Immediate Consequences
From Wise Nano
The long term effects of MNT appear to converge on one of three possibilities, Friendly AI,utter disaster, and forcibly imposed partial-stasis. Because one of these resolutions appears to be extremely likely within a year of the development of MNT (sooner if MNT is developed later and software techniques are more advanced) it is most urgent that effort be concentrated on outlining the size, timing, and probability of scenarios within the first year after MNT is developed. I will try to describe consequences under the assumption that the pace of MNT development is gradual. For example, under the assumption that MNT is ultimately developed by a mid-sized team (budget<$10,000,000/year for <10 years) within a large corporation, and that this takes place approximately fifteen years from now (for instance, assemblers are invented on January 1st of 2020).
I have chosen this date because it appears to me to be about the median best-guess assuming that no massive resources are put into MNT by a government or multi-national, and because it puts the event in question far enough in the future that our efforts to prepare, if taken promptly, can be expected to have a substantial impact. It is also chosen because it seems to me to be near the outer limit of the probable life expectancy of a geo-political situation that can be extrapolated from our own. Governments of developed nations will probably not be quite bankrupt yet, significant labor will still be needed for manufacturing and agriculture, and no other technologies of transhumanist import are likely to have moved out of the laboratories, with the exceptions of "mainstream" nanotechnology and biotechnology and of greatly improved surveilance technologies, which can confidently be predicted to have come into their own by this time.
I will assume that belief in MNT has not substantially changed from its current level. Further safe assumptions include the assumption that a nanofactory and control software can be produced faster and more cheaply than an assembler, but that this does not guarantee that they will be pre-designed. Scenarios should consider consequences with and without significant pre-design. Realism must allow for the development of technologies that have not been thoroughly analyzed, such as electronic nanomanufactured computers far superior to rod logic.
The first consequence of MNT that I would like to point out is that as soon as a substantial fraction of the financial community recognized the possibility of MNT there would be massive anticipatory disruption. The prices of resources that were believed likely to lose value would lose value immediately. Uncertainty would almost certainly lead to greatly increased interest rates, making it unlikely that the unemployed would find new work even if they had skills that were still valued. The increase in interest rates might be so great as to rapidly force most (already massively indebted, assume debt/GDP ratios > 1/1) national governments to pay their bills by printing money rather than by borrowing. In the short term, real-estate prices would explode. After a few months they might crash, either due to autonomous people's lesser dependence on prime locations or due to concern about the maintenance of property rights for non-portable forms of property. The technical basis for cheap comfortable autonomous living would probably take several months to develop however. Autonomy would also create a labor shortage (probably concurrent with, not in place of the job shortage) because people who could afford to live autonomously might refuse to work. Conscripted labor might be used in many countries.

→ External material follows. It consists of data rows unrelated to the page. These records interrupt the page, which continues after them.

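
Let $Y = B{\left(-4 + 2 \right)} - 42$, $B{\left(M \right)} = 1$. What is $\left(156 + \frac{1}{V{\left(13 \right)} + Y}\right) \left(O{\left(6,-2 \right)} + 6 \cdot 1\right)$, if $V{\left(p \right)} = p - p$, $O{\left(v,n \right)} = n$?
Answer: $\frac{25580}{41} \approx 623.9$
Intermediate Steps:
$V{\left(p \right)} = 0$
$Y = -41$ ($Y = 1 - 42 = -41$)
$\left(156 + \frac{1}{V{\left(13 \right)} + Y}\right) \left(O{\left(6,-2 \right)} + 6 \cdot 1\right) = \left(156 + \frac{1}{0 - 41}\right) \left(-2 + 6 \cdot 1\right) = \left(156 + \frac{1}{-41}\right) \left(-2 + 6\right) = \left(156 - \frac{1}{41}\right) 4 = \frac{6395}{41} \cdot 4 = \frac{25580}{41}$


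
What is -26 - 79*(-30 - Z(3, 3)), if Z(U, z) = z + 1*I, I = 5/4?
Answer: 10719/4 ≈ 2679.8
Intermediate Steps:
I = 5/4 (I = 5*(¼) = 5/4 ≈ 1.2500)
Z(U, z) = 5/4 + z (Z(U, z) = z + 1*(5/4) = z + 5/4 = 5/4 + z)
-26 - 79*(-30 - Z(3, 3)) = -26 - 79*(-30 - (5/4 + 3)) = -26 - 79*(-30 - 1*17/4) = -26 - 79*(-30 - 17/4) = -26 - 79*(-137/4) = -26 + 10823/4 = 10719/4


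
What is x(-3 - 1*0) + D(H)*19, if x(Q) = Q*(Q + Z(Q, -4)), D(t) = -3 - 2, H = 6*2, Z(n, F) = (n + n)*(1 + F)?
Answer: -140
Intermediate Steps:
Z(n, F) = 2*n*(1 + F) (Z(n, F) = (2*n)*(1 + F) = 2*n*(1 + F))
H = 12
D(t) = -5
x(Q) = -5*Q² (x(Q) = Q*(Q + 2*Q*(1 - 4)) = Q*(Q + 2*Q*(-3)) = Q*(Q - 6*Q) = Q*(-5*Q) = -5*Q²)
x(-3 - 1*0) + D(H)*19 = -5*(-3 - 1*0)² - 5*19 = -5*(-3 + 0)² - 95 = -5*(-3)² - 95 = -5*9 - 95 = -45 - 95 = -140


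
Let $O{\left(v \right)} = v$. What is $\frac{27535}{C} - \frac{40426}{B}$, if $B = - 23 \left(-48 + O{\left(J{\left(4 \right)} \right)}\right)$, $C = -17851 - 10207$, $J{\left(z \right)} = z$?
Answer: $- \frac{145267266}{3549337} \approx -40.928$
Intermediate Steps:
$C = -28058$
$B = 1012$ ($B = - 23 \left(-48 + 4\right) = \left(-23\right) \left(-44\right) = 1012$)
$\frac{27535}{C} - \frac{40426}{B} = \frac{27535}{-28058} - \frac{40426}{1012} = 27535 \left(- \frac{1}{28058}\right) - \frac{20213}{506} = - \frac{27535}{28058} - \frac{20213}{506} = - \frac{145267266}{3549337}$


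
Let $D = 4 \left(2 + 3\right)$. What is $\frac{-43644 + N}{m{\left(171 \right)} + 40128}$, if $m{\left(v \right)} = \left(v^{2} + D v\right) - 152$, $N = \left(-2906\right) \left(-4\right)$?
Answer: $- \frac{32020}{72637} \approx -0.44082$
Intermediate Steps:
$D = 20$ ($D = 4 \cdot 5 = 20$)
$N = 11624$
$m{\left(v \right)} = -152 + v^{2} + 20 v$ ($m{\left(v \right)} = \left(v^{2} + 20 v\right) - 152 = -152 + v^{2} + 20 v$)
$\frac{-43644 + N}{m{\left(171 \right)} + 40128} = \frac{-43644 + 11624}{\left(-152 + 171^{2} + 20 \cdot 171\right) + 40128} = - \frac{32020}{\left(-152 + 29241 + 3420\right) + 40128} = - \frac{32020}{32509 + 40128} = - \frac{32020}{72637}$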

The primary determinant of the nature of long-term equilibrium is almost definitely the identity of the first group to develop some form of general artificial intelligence. If this GAI is created via directed evolution or other non-analytical methods other than uploading, this is almost certain to lead to human extinction. If uploading is pioneered by individuals who appreciate the threat of GAI or of uncontrolled digital human evolution, it is almost certain that they can deploy robots capable of eliminating these threats. Because nanotech driven neurological modifications are likely to be relatively safe and powerful compared to those available today, and because nanotech will provide a powerful set of tools for studying the brain compared to any currently available, it is very likely that neurologically augmented humans will participate in developing the first GAI. One of the most urgent tasks facing us may be the analysis of the unintended consequences of using nanotech tools to enhance the sorts of reasoning that would be needed.